TriVascular IPO a Winner in First Two Trading Days

Stephen Levy

April 18, 2014

2 Min Read
TriVascular IPO a Winner in First Two Trading Days

graft

TriVascular's Ovation abdominal stent graft system. (Courtesy TriVascular Technologies Inc.)

Braving choppy initial public offering (IPO) seas in the medical device industry, Santa Rosa, CA-based TriVascular Technologies Inc. launched their stock issue the day after Tax Day and caught a bit of a tailwind.

At the closing bell on the first day of trading, the stock was up almost 15 percent at $13.79. It briefly touched the $16 mark intraday on its second day before closing at $14.32, better than a 19.3 percent gain.

The company's shares began trading on the NASDAQ Global Select Market on April 16 under the ticker symbol TRIV. When the IPO was first announced, we reported that the company hoped to raise $100 million. That works out to over $15 per share, which apparently was thought to be too optimistic as the actual IPO offering price was $12.

TriVacular makes the Ovation Prime abdominal stent graft system, a minimally invasive treatment for abdominal aortic aneurysms which, if left untreated, can rupture and cause internal bleeding and death. The company says the Ovation Prime is the lowest profile system approved by FDA, and is available in sizes down to 13Fr. Further, it uses a novel, polymer-based sealing mechanism. Ovation Prime has more flexibility to make its way through the femoral artery, the company says. The new device also has more markers that show up in imaging to help doctors better position the device in the body.

TriVascular received CE Mark approval for its original Ovation system in September 2010. FDA approval followed in October 2012. The company's newest product, the Ovation Prime system, was approved by FDA in January 2013.

According to TriVascular's prospectus, it a net loss of $50.3 million last year on revenues of $19.5 million and had a deficit of $238.5 million. Cash and equivalents totaled $38.1 million.

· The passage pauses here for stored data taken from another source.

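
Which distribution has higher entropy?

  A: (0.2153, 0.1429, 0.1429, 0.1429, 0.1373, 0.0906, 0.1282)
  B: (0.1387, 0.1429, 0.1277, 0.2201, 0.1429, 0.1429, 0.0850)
A

Both distributions are close to uniform, making this a harder comparison.

H(A) = 2.7673 bits
H(B) = 2.7604 bits

The distribution closer to uniform has higher entropy.
Answer: A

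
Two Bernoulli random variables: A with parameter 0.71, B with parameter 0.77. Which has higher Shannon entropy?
A

For binary distributions, entropy is maximized at p=0.5 and decreases as p moves toward 0 or 1.

H(A) = H(0.71) = 0.8687 bits
H(B) = H(0.77) = 0.7780 bits

Distribution A (p=0.71) is closer to uniform (p=0.5), so it has higher entropy.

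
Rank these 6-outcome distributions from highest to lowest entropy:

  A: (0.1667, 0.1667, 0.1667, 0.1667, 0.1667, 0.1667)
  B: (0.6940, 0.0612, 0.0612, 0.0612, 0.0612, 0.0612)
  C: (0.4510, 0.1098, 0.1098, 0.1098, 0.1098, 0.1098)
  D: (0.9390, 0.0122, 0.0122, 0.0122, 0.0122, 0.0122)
A > C > B > D

Key insight: Entropy is maximized by uniform distributions and minimized by concentrated distributions.

Entropies:
  H(A) = 2.5850 bits
  H(B) = 1.5990 bits
  H(C) = 2.2678 bits
  H(D) = 0.4730 bits

Ranking: A > C > B > D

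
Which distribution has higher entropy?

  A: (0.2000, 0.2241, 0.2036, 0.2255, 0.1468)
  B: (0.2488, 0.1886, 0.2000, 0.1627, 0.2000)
B

Both distributions are close to uniform, making this a harder comparison.

H(A) = 2.3064 bits
H(B) = 2.3081 bits

The distribution closer to uniform has higher entropy.
Answer: B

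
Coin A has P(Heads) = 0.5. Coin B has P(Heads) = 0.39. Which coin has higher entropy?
A

For binary distributions, entropy is maximized at p=0.5 and decreases as p moves toward 0 or 1.

H(A) = H(0.5) = 1.0000 bits
H(B) = H(0.39) = 0.9648 bits

Distribution A (p=0.5) is closer to uniform (p=0.5), so it has higher entropy.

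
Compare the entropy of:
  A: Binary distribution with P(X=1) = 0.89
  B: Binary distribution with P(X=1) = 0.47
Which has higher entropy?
B

For binary distributions, entropy is maximized at p=0.5 and decreases as p moves toward 0 or 1.

H(A) = H(0.89) = 0.4999 bits
H(B) = H(0.47) = 0.9974 bits

Distribution B (p=0.47) is closer to uniform (p=0.5), so it has higher entropy.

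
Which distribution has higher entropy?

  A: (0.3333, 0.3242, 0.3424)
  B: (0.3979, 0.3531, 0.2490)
A

Both distributions are close to uniform, making this a harder comparison.

H(A) = 1.5846 bits
H(B) = 1.5588 bits

The distribution closer to uniform has higher entropy.
Answer: A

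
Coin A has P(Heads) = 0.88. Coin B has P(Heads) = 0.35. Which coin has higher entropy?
B

For binary distributions, entropy is maximized at p=0.5 and decreases as p moves toward 0 or 1.

H(A) = H(0.88) = 0.5294 bits
H(B) = H(0.35) = 0.9341 bits

Distribution B (p=0.35) is closer to uniform (p=0.5), so it has higher entropy.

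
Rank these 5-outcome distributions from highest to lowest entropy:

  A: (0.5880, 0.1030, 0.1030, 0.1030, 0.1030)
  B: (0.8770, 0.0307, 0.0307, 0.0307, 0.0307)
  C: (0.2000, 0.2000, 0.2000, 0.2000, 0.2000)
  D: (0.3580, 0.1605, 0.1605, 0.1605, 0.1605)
C > D > A > B

Key insight: Entropy is maximized by uniform distributions and minimized by concentrated distributions.

Entropies:
  H(A) = 1.8015 bits
  H(B) = 0.7839 bits
  H(C) = 2.3219 bits
  H(D) = 2.2250 bits

Ranking: C > D > A > B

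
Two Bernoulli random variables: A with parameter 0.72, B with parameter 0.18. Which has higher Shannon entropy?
A

For binary distributions, entropy is maximized at p=0.5 and decreases as p moves toward 0 or 1.

H(A) = H(0.72) = 0.8555 bits
H(B) = H(0.18) = 0.6801 bits

Distribution A (p=0.72) is closer to uniform (p=0.5), so it has higher entropy.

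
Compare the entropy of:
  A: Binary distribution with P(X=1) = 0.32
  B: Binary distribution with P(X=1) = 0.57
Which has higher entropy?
B

For binary distributions, entropy is maximized at p=0.5 and decreases as p moves toward 0 or 1.

H(A) = H(0.32) = 0.9044 bits
H(B) = H(0.57) = 0.9858 bits

Distribution B (p=0.57) is closer to uniform (p=0.5), so it has higher entropy.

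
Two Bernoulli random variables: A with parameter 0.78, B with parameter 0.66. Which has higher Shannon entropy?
B

For binary distributions, entropy is maximized at p=0.5 and decreases as p moves toward 0 or 1.

H(A) = H(0.78) = 0.7602 bits
H(B) = H(0.66) = 0.9248 bits

Distribution B (p=0.66) is closer to uniform (p=0.5), so it has higher entropy.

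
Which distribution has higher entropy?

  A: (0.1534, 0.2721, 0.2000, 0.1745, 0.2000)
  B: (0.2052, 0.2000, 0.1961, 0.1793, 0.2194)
B

Both distributions are close to uniform, making this a harder comparison.

H(A) = 2.2941 bits
H(B) = 2.3189 bits

The distribution closer to uniform has higher entropy.
Answer: B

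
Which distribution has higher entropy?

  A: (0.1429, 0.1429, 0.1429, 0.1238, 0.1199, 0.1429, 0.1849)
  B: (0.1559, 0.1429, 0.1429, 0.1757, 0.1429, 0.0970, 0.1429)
A

Both distributions are close to uniform, making this a harder comparison.

H(A) = 2.7944 bits
H(B) = 2.7894 bits

The distribution closer to uniform has higher entropy.
Answer: A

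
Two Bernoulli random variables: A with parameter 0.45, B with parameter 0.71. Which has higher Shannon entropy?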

Robert Digitale, writing for the Santa Rosa Press Democrat, said, "The company plans to use about $4.6 million from the IPO to pay off a note to Boston Scientific, which purchased the company in 2005 and then closed it the following year in a cost-cutting move. The company reopened in 2008 after investors raised $65 million to buy out Boston Scientific."

TriVascular's brisk launch may signal the beginning of a wave of medtech startups. According to the Med Tech Startup Blog, "Investors are starting to see that the medical device IPOs are meaningful as the medical devices target some unmet clinical needs." The blogger predicts that "2014 to 2017 will see the new highs in the medical device IPOs, acquisitions" space.

Stephen Levy is a contributor to Qmed and MPMN.